Freedom. It’s something for which every human heart longs. That opportunity to connect with God and seek Him. Women throughout history have taught the world something about the need for freedom.
Miriam, from the book of Exodus, helped her brother Moses lead their nation out of slavery into freedom. Retellings of this epic story often leave out that Israel’s freedom was fundamentally tied to the Israelites need to freely worship God which they were not allowed to do in Egypt: “Then say to [Pharoah], ‘The LORD, the God of the Hebrews, has sent me to say to you: Let My people go, so that they may worship Me in the wilderness. But until now you have not listened,’” (Exodus 7:16). Israel’s Exodus reminds us that the freedom of nations is tied to the freedom of religion; one begets the other.
And God’s people, once free from Egypt’s grasp, had to make a conscious, willful decision to follow God. Their religious freedom allowed them to choose rightly or wrongly: “But if serving the LORD seems undesirable to you, then choose for yourselves this day whom you will serve, whether the gods your ancestors served beyond the Euphrates, or the gods of the Amorites, in whose land you are living. But as for me and my household, we will serve the LORD,” (Joshua 24:15).

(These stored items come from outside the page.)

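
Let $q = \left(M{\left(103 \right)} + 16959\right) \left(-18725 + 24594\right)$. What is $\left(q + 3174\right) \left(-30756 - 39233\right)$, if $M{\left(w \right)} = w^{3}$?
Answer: $-455820881306612$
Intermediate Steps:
$q = 6512747134$ ($q = \left(103^{3} + 16959\right) \left(-18725 + 24594\right) = \left(1092727 + 16959\right) 5869 = 1109686 \cdot 5869 = 6512747134$)
$\left(q + 3174\right) \left(-30756 - 39233\right) = \left(6512747134 + 3174\right) \left(-30756 - 39233\right) = 6512750308 \left(-69989\right) = -455820881306612$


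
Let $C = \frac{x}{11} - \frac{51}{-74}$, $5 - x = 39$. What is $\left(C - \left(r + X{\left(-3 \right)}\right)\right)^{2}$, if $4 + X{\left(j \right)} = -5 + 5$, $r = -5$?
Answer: $\frac{28847641}{662596} \approx 43.537$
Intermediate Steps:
$x = -34$ ($x = 5 - 39 = -34$)
$X{\left(j \right)} = -4$ ($X{\left(j \right)} = -4 + \left(-5 + 5\right) = -4 + 0 = -4$)
$C = - \frac{1955}{814}$ ($C = - \frac{34}{11} - \frac{51}{-74} = \left(-34\right) \frac{1}{11} - - \frac{51}{74} = - \frac{34}{11} + \frac{51}{74} = - \frac{1955}{814} \approx -2.4017$)
$\left(C - \left(r + X{\left(-3 \right)}\right)\right)^{2} = \left(- \frac{1955}{814} - \left(-5 - 4\right)\right)^{2} = \left(- \frac{1955}{814} - -9\right)^{2} = \left(- \frac{1955}{814} + 9\right)^{2} = \left(\frac{5371}{814}\right)^{2} = \frac{28847641}{662596}$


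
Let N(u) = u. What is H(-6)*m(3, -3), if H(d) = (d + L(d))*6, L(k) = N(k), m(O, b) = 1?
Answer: -72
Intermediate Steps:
L(k) = k
H(d) = 12*d (H(d) = (d + d)*6 = (2*d)*6 = 12*d)
H(-6)*m(3, -3) = (12*(-6))*1 = -72*1 = -72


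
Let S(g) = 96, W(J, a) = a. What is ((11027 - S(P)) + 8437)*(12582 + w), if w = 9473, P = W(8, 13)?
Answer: 427161240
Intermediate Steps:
P = 13
((11027 - S(P)) + 8437)*(12582 + w) = ((11027 - 1*96) + 8437)*(12582 + 9473) = ((11027 - 96) + 8437)*22055 = (10931 + 8437)*22055 = 19368*22055 = 427161240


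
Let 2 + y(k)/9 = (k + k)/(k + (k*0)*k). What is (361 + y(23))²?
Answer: 130321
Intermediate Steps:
y(k) = 0 (y(k) = -18 + 9*((k + k)/(k + (k*0)*k)) = -18 + 9*((2*k)/(k + 0*k)) = -18 + 9*((2*k)/(k + 0)) = -18 + 9*((2*k)/k) = -18 + 9*2 = -18 + 18 = 0)
(361 + y(23))² = (361 + 0)² = 361² = 130321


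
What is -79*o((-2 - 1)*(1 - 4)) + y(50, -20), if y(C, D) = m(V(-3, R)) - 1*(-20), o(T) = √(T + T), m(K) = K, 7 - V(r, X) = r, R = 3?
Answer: 30 - 237*√2 ≈ -305.17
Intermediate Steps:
V(r, X) = 7 - r
o(T) = √2*√T (o(T) = √(2*T) = √2*√T)
y(C, D) = 30 (y(C, D) = (7 - 1*(-3)) - 1*(-20) = (7 + 3) + 20 = 10 + 20 = 30)
-79*o((-2 - 1)*(1 - 4)) + y(50, -20) = -79*√2*√((-2 - 1)*(1 - 4)) + 30 = -79*√2*√(-3*(-3)) + 30 = -79*√2*√9 + 30 = -79*√2*3 + 30 = -237*√2 + 30 = 30 - 237*√2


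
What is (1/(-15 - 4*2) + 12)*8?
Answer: 2200/23 ≈ 95.652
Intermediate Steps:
(1/(-15 - 4*2) + 12)*8 = (1/(-15 - 8) + 12)*8 = (1/(-23) + 12)*8 = (-1/23 + 12)*8 = (275/23)*8 = 2200/23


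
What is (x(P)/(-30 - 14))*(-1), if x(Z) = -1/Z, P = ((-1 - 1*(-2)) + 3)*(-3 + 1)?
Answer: 1/352 ≈ 0.0028409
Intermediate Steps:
P = -8 (P = ((-1 + 2) + 3)*(-2) = (1 + 3)*(-2) = 4*(-2) = -8)
(x(P)/(-30 - 14))*(-1) = ((-1/(-8))/(-30 - 14))*(-1) = ((-1*(-⅛))/(-44))*(-1) = -1/44*⅛*(-1) = -1/352*(-1) = 1/352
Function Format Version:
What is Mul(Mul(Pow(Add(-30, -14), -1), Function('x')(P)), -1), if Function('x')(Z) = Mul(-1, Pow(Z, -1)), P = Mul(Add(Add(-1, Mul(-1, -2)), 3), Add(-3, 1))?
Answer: Rational(1, 352) ≈ 0.0028409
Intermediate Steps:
P = -8 (P = Mul(Add(Add(-1, 2), 3), -2) = Mul(Add(1, 3), -2) = Mul(4, -2) = -8)
Mul(Mul(Pow(Add(-30, -14), -1), Function('x')(P)), -1) = Mul(Mul(Pow(Add(-30, -14), -1), Mul(-1, Pow(-8, -1))), -1) = Mul(Mul(Pow(-44, -1), Mul(-1, Rational(-1, 8))), -1) = Mul(Mul(Rational(-1, 44), Rational(1, 8)), -1) = Mul(Rational(-1, 352), -1) = Rational(1, 352)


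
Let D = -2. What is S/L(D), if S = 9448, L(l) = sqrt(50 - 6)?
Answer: 4724*sqrt(11)/11 ≈ 1424.3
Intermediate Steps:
L(l) = 2*sqrt(11) (L(l) = sqrt(44) = 2*sqrt(11))
S/L(D) = 9448/((2*sqrt(11))) = 9448*(sqrt(11)/22) = 4724*sqrt(11)/11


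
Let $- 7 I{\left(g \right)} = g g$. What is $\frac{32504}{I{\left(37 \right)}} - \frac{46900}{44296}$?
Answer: $- \frac{362242371}{2165758} \approx -167.26$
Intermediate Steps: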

Likewise in America, people must choose whether to follow God, and be free and unhindered to do so according to their conscience. In the early days of the colonies, Anne Hutchinson fought for our nation to be one founded on the principle of religious freedom, not one particular sect or denomination against others. In what would become the nation of “E Pluribus Unum (Out of Many, One),” Ann was ahead of her time in respecting conscience. After her own specific religious beliefs lead her to part with the majority religion, she moved to Rhode Island and helped establish freedom of religion there. She was laying the groundwork for what would become a great American value outlined in the eloquent words of the Bill of Rights: “Congress shall make no law respecting an establishment of religion, or prohibiting the free exercise thereof.”
And today it’s Concerned Women for America of Georgia State Director Tanya Ditty who carries on this American legacy of religious freedom. She has stood up for our fundamental right to freedom of conscience — the right to think and believe what we want without fear of punishment. She has fought tirelessly for religious freedom legislation in Georgia that ensures broad-based religious protections for all its citizens. She had this to say about the importance of religious freedom: “It is the bedrock of all liberty, and it must be protected now for the sake of the generations that come behind us.”
Blessings for future generations are such an important concept to America. Ask God how you can be a part of ensuring a legacy of religious freedom in America.